The idea is simple, to make the shopping experience better for end users by presenting data in a structured format which is more helpful. To do this Google now requires businesses to supply a new feed of product data and attributes to which a monetary bid value can be added. Sounds good so far? So as a business you need to let Google know which products you want to sell and then bid on how much you would be prepared to pay per click for people to see your products. And the suggested starting bid as of yesterday for all businesses was 10p.
But when you consider that most online businesses with e-commerce stores will have between 2,000 and 20,000 product lines that need to be promoted and suddenly this becomes a vast blank cheque. Previously you could upload all your items in a feed to the shopping channel for free but now with this new system whilst it still costs nothing to upload them, if anyone actually clicks on your product Google will charge you.
Yesterday we were experimenting for one customer and found that the minimum bid price we had to enter for one of their products to show was £1.50 a click, as anything less than that and only their competitors were showing.
Now of course you can’t expect Google to continue to offer something like this for free, after all it is a business and in business to make money. And they have now changed the results page to show these product ads nice and prominently at the top of the listings, which should actually encourage buyers to click on them. But what does this do to the smaller retailers in this country?

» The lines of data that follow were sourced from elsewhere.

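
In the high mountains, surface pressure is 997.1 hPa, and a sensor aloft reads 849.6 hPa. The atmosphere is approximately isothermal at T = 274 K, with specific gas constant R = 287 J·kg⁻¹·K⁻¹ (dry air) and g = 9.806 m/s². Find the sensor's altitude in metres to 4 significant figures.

Scale height: H = RT/g = 287 × 274 / 9.806 = 8019.4 m.
Invert the barometric formula: z = H ln(P₀/P).
P₀/P = 997.1/849.6 = 1.1736; ln(1.1736) = 0.16008.
z = 8019.4 × 0.16008 = 1283.7 m.

z ≈ 1284 m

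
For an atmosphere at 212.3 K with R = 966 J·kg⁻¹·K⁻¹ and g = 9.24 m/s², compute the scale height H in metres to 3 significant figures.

The scale height of an isothermal atmosphere is H = RT/g.
H = 966 × 212.3 / 9.24 = 205080/9.24 = 22195 m.

H ≈ 22200 m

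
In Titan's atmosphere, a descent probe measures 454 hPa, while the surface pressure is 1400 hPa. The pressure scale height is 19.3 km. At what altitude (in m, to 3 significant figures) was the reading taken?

Invert the barometric formula: z = H ln(P₀/P).
P₀/P = 1400/454 = 3.0837; ln(3.0837) = 1.1261.
z = 19300 × 1.1261 = 21734 m.

z ≈ 21700 m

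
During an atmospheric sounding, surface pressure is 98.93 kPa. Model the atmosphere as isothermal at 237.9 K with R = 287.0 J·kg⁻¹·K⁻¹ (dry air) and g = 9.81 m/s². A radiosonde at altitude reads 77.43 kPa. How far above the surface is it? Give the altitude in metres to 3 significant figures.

Scale height: H = RT/g = 287.0 × 237.9 / 9.81 = 6960.0 m.
Invert the barometric formula: z = H ln(P₀/P).
P₀/P = 98.93/77.43 = 1.2777; ln(1.2777) = 0.24506.
z = 6960.0 × 0.24506 = 1705.6 m.

z ≈ 1710 m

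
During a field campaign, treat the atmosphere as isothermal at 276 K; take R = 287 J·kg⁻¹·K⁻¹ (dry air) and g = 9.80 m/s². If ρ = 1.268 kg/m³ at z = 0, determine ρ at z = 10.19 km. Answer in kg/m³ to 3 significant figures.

Scale height: H = RT/g = 287 × 276 / 9.80 = 8082.9 m.
In an isothermal atmosphere, density decays like pressure: ρ = ρ₀ exp(−z/H).
z/H = 10190/8082.9 = 1.2607; exp(−1.2607) = 0.28346.
ρ = 1.268 × 0.28346 = 0.35943 kg/m³.

ρ ≈ 0.359 kg/m³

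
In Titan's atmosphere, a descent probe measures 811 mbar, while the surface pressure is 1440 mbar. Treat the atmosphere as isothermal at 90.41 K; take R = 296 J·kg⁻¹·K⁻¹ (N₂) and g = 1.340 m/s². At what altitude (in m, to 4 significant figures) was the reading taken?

Scale height: H = RT/g = 296 × 90.41 / 1.340 = 19971 m.
Invert the barometric formula: z = H ln(P₀/P).
P₀/P = 1440/811 = 1.7756; ln(1.7756) = 0.57414.
z = 19971 × 0.57414 = 11466 m.

z ≈ 11470 m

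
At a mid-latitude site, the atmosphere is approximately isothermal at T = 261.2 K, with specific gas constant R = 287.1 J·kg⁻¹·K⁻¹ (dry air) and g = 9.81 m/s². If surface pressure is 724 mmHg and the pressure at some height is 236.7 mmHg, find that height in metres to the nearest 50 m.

Scale height: H = RT/g = 287.1 × 261.2 / 9.81 = 7644.3 m.
Invert the barometric formula: z = H ln(P₀/P).
P₀/P = 724/236.7 = 3.0587; ln(3.0587) = 1.1180.
z = 7644.3 × 1.1180 = 8546.3 m.

z ≈ 8550 m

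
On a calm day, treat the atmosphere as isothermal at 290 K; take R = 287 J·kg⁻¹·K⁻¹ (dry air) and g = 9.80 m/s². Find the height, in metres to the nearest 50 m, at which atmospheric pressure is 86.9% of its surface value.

z ≈ 1200 m

Scale height: H = RT/g = 287 × 290 / 9.80 = 8492.9 m.
Set P/P₀ = exp(−z/H) = 0.869, so z = −H ln(0.869).
−ln(0.869) = 0.14041; z = 8492.9 × 0.14041 = 1192.5 m.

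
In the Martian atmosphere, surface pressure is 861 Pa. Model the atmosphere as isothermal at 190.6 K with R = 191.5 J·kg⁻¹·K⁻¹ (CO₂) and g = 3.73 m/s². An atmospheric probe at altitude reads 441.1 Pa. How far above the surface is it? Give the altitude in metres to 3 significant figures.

Scale height: H = RT/g = 191.5 × 190.6 / 3.73 = 9785.5 m.
Invert the barometric formula: z = H ln(P₀/P).
P₀/P = 861/441.1 = 1.9519; ln(1.9519) = 0.66880.
z = 9785.5 × 0.66880 = 6544.5 m.

z ≈ 6540 m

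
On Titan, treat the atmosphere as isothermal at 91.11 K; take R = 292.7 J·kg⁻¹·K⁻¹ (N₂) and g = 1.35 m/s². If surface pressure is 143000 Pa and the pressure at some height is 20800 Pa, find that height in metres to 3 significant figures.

Scale height: H = RT/g = 292.7 × 91.11 / 1.35 = 19754 m.
Invert the barometric formula: z = H ln(P₀/P).
P₀/P = 143000/20800 = 6.8750; ln(6.8750) = 1.9279.
z = 19754 × 1.9279 = 38084 m.

z ≈ 38100 m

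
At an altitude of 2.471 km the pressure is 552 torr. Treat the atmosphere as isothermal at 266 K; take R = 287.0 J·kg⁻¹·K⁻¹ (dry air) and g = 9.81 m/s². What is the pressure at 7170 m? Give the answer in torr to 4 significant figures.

Scale height: H = RT/g = 287.0 × 266 / 9.81 = 7782.1 m.
Between two levels, P₂ = P₁ exp(−Δz/H) with Δz = z₂ − z₁.
Δz = 7170.0 − 2471.0 = 4699.0 m; Δz/H = 4699.0/7782.1 = 0.60382.
P₂ = 552 × exp(−0.60382) = 552 × 0.54672 = 301.79 torr.

P ≈ 301.8 torr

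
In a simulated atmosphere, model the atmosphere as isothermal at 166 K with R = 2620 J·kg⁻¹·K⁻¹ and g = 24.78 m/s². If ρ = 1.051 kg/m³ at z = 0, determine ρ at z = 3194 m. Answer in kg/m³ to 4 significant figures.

Scale height: H = RT/g = 2620 × 166 / 24.78 = 17551 m.
In an isothermal atmosphere, density decays like pressure: ρ = ρ₀ exp(−z/H).
z/H = 3194.0/17551 = 0.18198; exp(−0.18198) = 0.83362.
ρ = 1.051 × 0.83362 = 0.87613 kg/m³.

ρ ≈ 0.8761 kg/m³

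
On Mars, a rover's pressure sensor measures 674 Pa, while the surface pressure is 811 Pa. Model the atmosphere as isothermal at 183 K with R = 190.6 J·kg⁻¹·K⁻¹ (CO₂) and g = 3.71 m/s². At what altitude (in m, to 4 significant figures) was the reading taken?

Scale height: H = RT/g = 190.6 × 183 / 3.71 = 9401.6 m.
Invert the barometric formula: z = H ln(P₀/P).
P₀/P = 811/674 = 1.2033; ln(1.2033) = 0.18507.
z = 9401.6 × 0.18507 = 1740.0 m.

z ≈ 1740 m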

Yesterday, in many of the categories we tried, the only adverts showing were for EBay, with all the smaller retailers being crowded out. Most businesses we know simply don’t have the resources to be able to bid and of course that means that even though they may offer a better price and service than some of the bigger retailers, you’ll never know because you won’t see their product ads.
So apart from the fact that this system now removes what was a reasonably level playing field and replaces it with one which favours businesses with deeper pockets, it also becomes Google’s new licence to print cash. Even at 10p a click, the first 1,000 clicks will cost you £100. Many e-commerce businesses get thousands of clicks a day and right now they have no ideas how much this is going to cost them, nor if in suddenly having to pay Google to advertise like this, the products will remain profitable.
There’s a lot more work to be done on this but we’ll keep you updated.